Germanwatch fordert Bundeslandwirtschaftministerin Klöckner auf, der Auswertung der Datenbank nun endlich wirksame Maßnahmen folgen zu lassen. Reinhild Benning: "Die Bundesregierung droht bei der Bekämpfung von Antibiotikaresistenzen aus Tierhaltungen zu versagen. Sie muss den Einsatz von Reserveantibiotika im Stall verbieten. Eine Abgabe auf alle übrigen Antibiotika sollte dafür sorgen, dass der Tierschutz sich besser rechnet als der Einsatz von Medikamenten. Es darf nicht länger billiger sein, massenhaft Antibiotika einzusetzen, statt Zucht, Haltung und Futter zu verbessern und Tiere gesund zu halten." Zudem gelte es, gewaltige Lücken bei der Erfassung des Antibiotikaverbrauchs etwa in Brütereien und in der Futtermittelindustrie zu schließen. Ergänzend fordert Benning: "Wir brauchen eine Kennzeichnungspflicht für Fleisch nach dem Vorbild der Eierkennzeichnung. Nur so können Verbraucher Fleisch aus alternativen Haltungen zuverlässig erkennen. Auch viele Bauern fordern die staatliche Kennzeichnungspflicht für ihre Planungssicherheit."

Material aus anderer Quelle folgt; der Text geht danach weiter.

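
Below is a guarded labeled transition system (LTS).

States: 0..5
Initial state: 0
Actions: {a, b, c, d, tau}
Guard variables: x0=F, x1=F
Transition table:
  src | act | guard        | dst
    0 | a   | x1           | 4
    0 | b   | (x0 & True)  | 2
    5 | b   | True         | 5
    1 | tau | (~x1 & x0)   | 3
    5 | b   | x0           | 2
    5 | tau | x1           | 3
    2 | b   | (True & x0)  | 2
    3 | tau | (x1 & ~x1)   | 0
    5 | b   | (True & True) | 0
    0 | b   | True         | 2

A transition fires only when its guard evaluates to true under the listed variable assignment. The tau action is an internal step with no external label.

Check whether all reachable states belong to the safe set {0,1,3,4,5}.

Safe = {0,1,3,4,5}
Reach set: {0,2}
  0: ok
  2: outside
reach 2 via b — violates

Answer: INVARIANT VIOLATED at state 2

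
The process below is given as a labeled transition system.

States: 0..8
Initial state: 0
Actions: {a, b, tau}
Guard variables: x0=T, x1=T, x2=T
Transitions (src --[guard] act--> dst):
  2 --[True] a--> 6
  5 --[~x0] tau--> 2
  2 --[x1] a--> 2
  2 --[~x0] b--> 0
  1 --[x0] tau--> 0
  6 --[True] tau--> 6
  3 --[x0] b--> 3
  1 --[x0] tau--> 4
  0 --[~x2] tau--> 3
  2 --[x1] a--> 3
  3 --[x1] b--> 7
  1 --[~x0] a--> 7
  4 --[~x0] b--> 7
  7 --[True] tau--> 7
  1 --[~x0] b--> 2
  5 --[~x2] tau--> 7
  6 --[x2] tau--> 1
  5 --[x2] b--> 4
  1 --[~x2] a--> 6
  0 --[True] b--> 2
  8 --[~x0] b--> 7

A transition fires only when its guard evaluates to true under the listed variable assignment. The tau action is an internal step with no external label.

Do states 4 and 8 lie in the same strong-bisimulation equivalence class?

Compute ~ classes (split until stable):
  π0 = {{0,1,2,3,4,5,6,7,8}}
  π1 = {{0,3,5},{1,6,7},{2},{4,8}}
  π2 = {{0},{1},{2},{3},{4,8},{5},{6,7}}
  π3 = {{0},{1},{2},{3},{4,8},{5},{6},{7}}
Fixed point at round 4; 8 class(es).
class of 4: {4,8}; class of 8: {4,8}

Answer: BISIMILAR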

Schweden, Niederlande und Dänemark sind beim Gesundheitsschutz viel weiter

Andere EU-Staaten seien beim Gesundheitsschutz viel weiter als Deutschland. "In Schweden gelten höhere Tierschutzanforderungen in der Landwirtschaft. Landwirte dort benötigen gerade einmal ein Siebtel der Antibiotikamenge je Kilogramm Fleisch im Vergleich zu ihren Kollegen in Deutschland", sagt Benning. "Die Niederlande setzen klare Reduktionsziele für Antibiotika und Dänemark arbeitet mit Verboten für Reserveantibiotika im Stall. Dort gibt es auch eine klare Obergrenze, wie viel Antibiotika Schweinehalter je Kilogramm Fleisch verbrauchen dürfen. In Deutschland hat Bundesministerin Klöckner bisher keine konkreten Ziele für die Senkung des Antibiotikaverbrauchs gesetzt. So nutzen einige Mäster seit 2015 wieder häufiger Antibiotika, und Behörden haben keine Handhabe einzugreifen.“

Steigende Antibiotikaeinsätze verstoßen nicht etwa gegen die Deutsche Antibiotika-Resistenzstrategie DART2020, sondern sie erfolgen vielmehr im Rahmen der dort vorgegebenen wenig konkreten Maßnahmen zur Resistenzbekämpfung. In Deutschland werden zwar Daten von Tierärzten und Tierhaltenden in sogenannten Stallbüchern aufgezeichnet, aber nur ein Teil von ihnen muss sie digital an Behörden melden. Kontrollbehörden dürfen bisher nicht einmal diese wenigen Daten über Dosis und Wirkstoffe auswerten. Benning: „Die geltenden Gesetze für Tierhalter, Tierärzte und Behörden verhindern die wirkungsvolle Bekämpfung der Antibiotikaresistenzen in Tierfabriken.“

Eine Laboruntersuchung von Stichproben im Auftrag von Germanwatch hatte im April gezeigt, dass Billighähnchen vom Discounter zu 56 Prozent mit Keimen kontaminiert waren, die resistent gegen Antibiotika sind. Jedes dritte Hähnchen war sogar mit Erregern belastet, die resistent  gegen Reserveantibiotika sind. Laut dem staatlichen Zoonosenmonitoring tragen bis zu 66 Prozent der Supermarkthähnchen resistente Keime, die bis in die Küchen von Verbrauchern verschleppt werden können. Bei Hähnchen steigen die Resistenzraten gegen das wichtige Reserveantibiotikum Colistin.